Walden knelt over the unconscious body of Sutton and prized the pistol from his fingers.

He looked up. Feliks was kneeling on the peak of the roof. I wish it were a rifle, Walden thought as he lifted the gun. He sighted along the barrel. Feliks looked at him. Their eyes met.

Feliks moved.

A shot rang out.

He felt nothing.

He began to run.

It was like running along a tightrope. He had to hold out his arms for balance, he had to place his feet squarely on the narrow ridge, and he had to avoid thinking about the fifty-foot drop to the courtyard.

There was another shot.

Feliks panicked.

He ran at top speed. The end of the roof loomed up. He could see the down-sloping roof of Montreal House ahead. He had no idea how wide the gap was between the two buildings. He slowed down, hesitating; then Walden fired again.

Feliks ran full tilt at the end of the ridge.

He jumped.

He flew through the air. He heard his own voice, as if distantly, screaming.

He caught a momentary glimpse of three policemen, in the alley fifty feet below him, staring up at him openmouthed.

Then he hit the roof of Montreal House, landing hard on his hands and knees.

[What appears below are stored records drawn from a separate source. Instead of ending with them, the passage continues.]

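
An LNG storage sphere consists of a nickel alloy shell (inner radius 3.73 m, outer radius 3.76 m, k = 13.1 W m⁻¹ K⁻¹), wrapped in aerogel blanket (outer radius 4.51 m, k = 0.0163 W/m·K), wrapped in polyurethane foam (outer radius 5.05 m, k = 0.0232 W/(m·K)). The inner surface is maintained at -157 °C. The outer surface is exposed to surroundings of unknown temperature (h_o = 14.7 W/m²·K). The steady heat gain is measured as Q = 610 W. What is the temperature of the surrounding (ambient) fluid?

Series resistances:
  R_nickel alloy = (1/3.73 − 1/3.76)/(4πk) = 0.002139/(4π·13.1) = 1.299×10^-5 K/W
  R_aerogel blanket = (1/3.76 − 1/4.51)/(4πk) = 0.04423/(4π·0.0163) = 0.2159 K/W
  R_polyurethane foam = (1/4.51 − 1/5.05)/(4πk) = 0.02371/(4π·0.0232) = 0.08133 K/W
  R_conv,out = 1/(4πr²h) = 1/(4π·5.05²·14.7) = 2.123×10^-4 K/W
ΣR = 0.2975 K/W
ΔT = Q·ΣR = 610 × 0.2975 = 181.5 K
Heat flows inward, so T_out = T_in + ΔT = -157 + 181.5 = 24.5 °C

T_out = 24.5 °C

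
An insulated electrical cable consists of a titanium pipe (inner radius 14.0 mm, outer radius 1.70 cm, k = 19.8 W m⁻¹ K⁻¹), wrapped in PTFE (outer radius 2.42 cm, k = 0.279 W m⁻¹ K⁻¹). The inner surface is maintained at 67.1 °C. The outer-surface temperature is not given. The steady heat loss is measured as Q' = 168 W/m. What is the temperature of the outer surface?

Sum the resistances:
  R'_titanium = ln(0.0170/0.0140)/(2πk) = 0.1942/(2π·19.8) = 0.001561 m·K/W
  R'_PTFE = ln(0.0242/0.0170)/(2πk) = 0.3531/(2π·0.279) = 0.2014 m·K/W
ΣR = 0.2030 m·K/W
ΔT = Q'·ΣR = 168 × 0.2030 = 34.10 K
Heat flows outward, so T_out = T_in − ΔT = 67.1 − 34.10 = 33.0 °C

T_out = 33.0 °C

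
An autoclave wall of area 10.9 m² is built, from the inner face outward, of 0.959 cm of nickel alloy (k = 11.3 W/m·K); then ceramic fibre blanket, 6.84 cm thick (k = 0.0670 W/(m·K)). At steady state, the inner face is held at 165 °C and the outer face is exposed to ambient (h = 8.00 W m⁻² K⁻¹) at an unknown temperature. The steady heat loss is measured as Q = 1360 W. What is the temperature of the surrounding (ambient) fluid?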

The impact winded him. He slid backward down the roof. His feet hit the gutter. It seemed to give under the strain, and he thought he was going to slide right off the edge of the roof and fall, fall, endlessly-but the gutter held and he stopped sliding.

He was frightened.

A distant corner of his mind protested: But I’m never frightened!

He scrambled up the roof to the peak and then down the other side.

Montreal House backed on to the railway. There were no policemen on the lines or the embankment. They didn’t anticipate this, Feliks thought exultantly; they thought I was trapped in the courtyard; it never occurred to them that I might escape over the rooftops.

Now all I have to do is get down.

He peered over the gutter at the wall of the building beneath him. There were no drainpipes-the gutters emptied through spouts, which jutted out from the edge of the roof, like gargoyles. But the top-floor windows were close to the eaves and had wide ledges.

With his right hand Feliks grasped the gutter and pulled it, testing its strength.